Dear hail team,
I hope this question has not been posted yet, I can’t find the answer at least. I am trying to get familiar with hail by filtering and doing simple stuff I usually do on VCFs with softwares like bcftools.
I am working with Hail version 0.2.57-582b2e31b8bd
I splitted my VCF from multiallelic to biallelic with:
data_tmp_bi = hl.split_multi_hts(data_tmp)
Then I want to update the allele counts the same way as what I saw in your documentation:
data_tmp_bi = data_tmp_bi.annotate_rows(info = hl.struct(AC=data_tmp_bi.info.AC[data_tmp_bi.a_index - 1],**data_tmp_bi.info))
but I get this error:
File "<ipython-input-29-3595a23add68>", line 1, in <module>
data_tmp_bi = data_tmp_bi.annotate_rows(info = hl.struct(AC=data_tmp_bi.info.AC[data_tmp_bi.a_index - 1],**data_tmp_bi.info))
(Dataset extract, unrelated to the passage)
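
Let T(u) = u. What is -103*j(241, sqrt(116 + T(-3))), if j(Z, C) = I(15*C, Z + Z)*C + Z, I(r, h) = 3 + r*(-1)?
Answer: 149762 - 309*sqrt(113) ≈ 1.4648e+5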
TypeError: struct() got multiple values for keyword argument 'AC'
The workaround I have been using is then to create a new info field called ‘AC2’, to then drop the ‘AC’ field and then recreate the ‘AC’ field with annotate_rows
with to finally drop ‘AC2’. Which is a long workaround:
data_tmp_bi = data_tmp_bi.annotate_rows(info = hl.struct(AC2=data_tmp_bi.info.AC[data_tmp_bi.a_index - 1],**data_tmp_bi.info))
data_tmp_bi = data_tmp_bi.annotate_rows(info=data_tmp_bi.info.drop('AC'))
data_tmp_bi = data_tmp_bi.annotate_rows(info = hl.struct(AC=data_tmp_bi.info.AC2, **data_tmp_bi.info))
data_tmp_bi = data_tmp_bi.annotate_rows(info=data_tmp_bi.info.drop('AC2'))
On top of this, I filter by column some samples with filter_cols
, so then, I want to update fields like allele count again, so I would still need to use the same workaround as above, otherwise I get the same error.
Do you have an idea of what the problem might be? Or a better way of doing this than what I am using?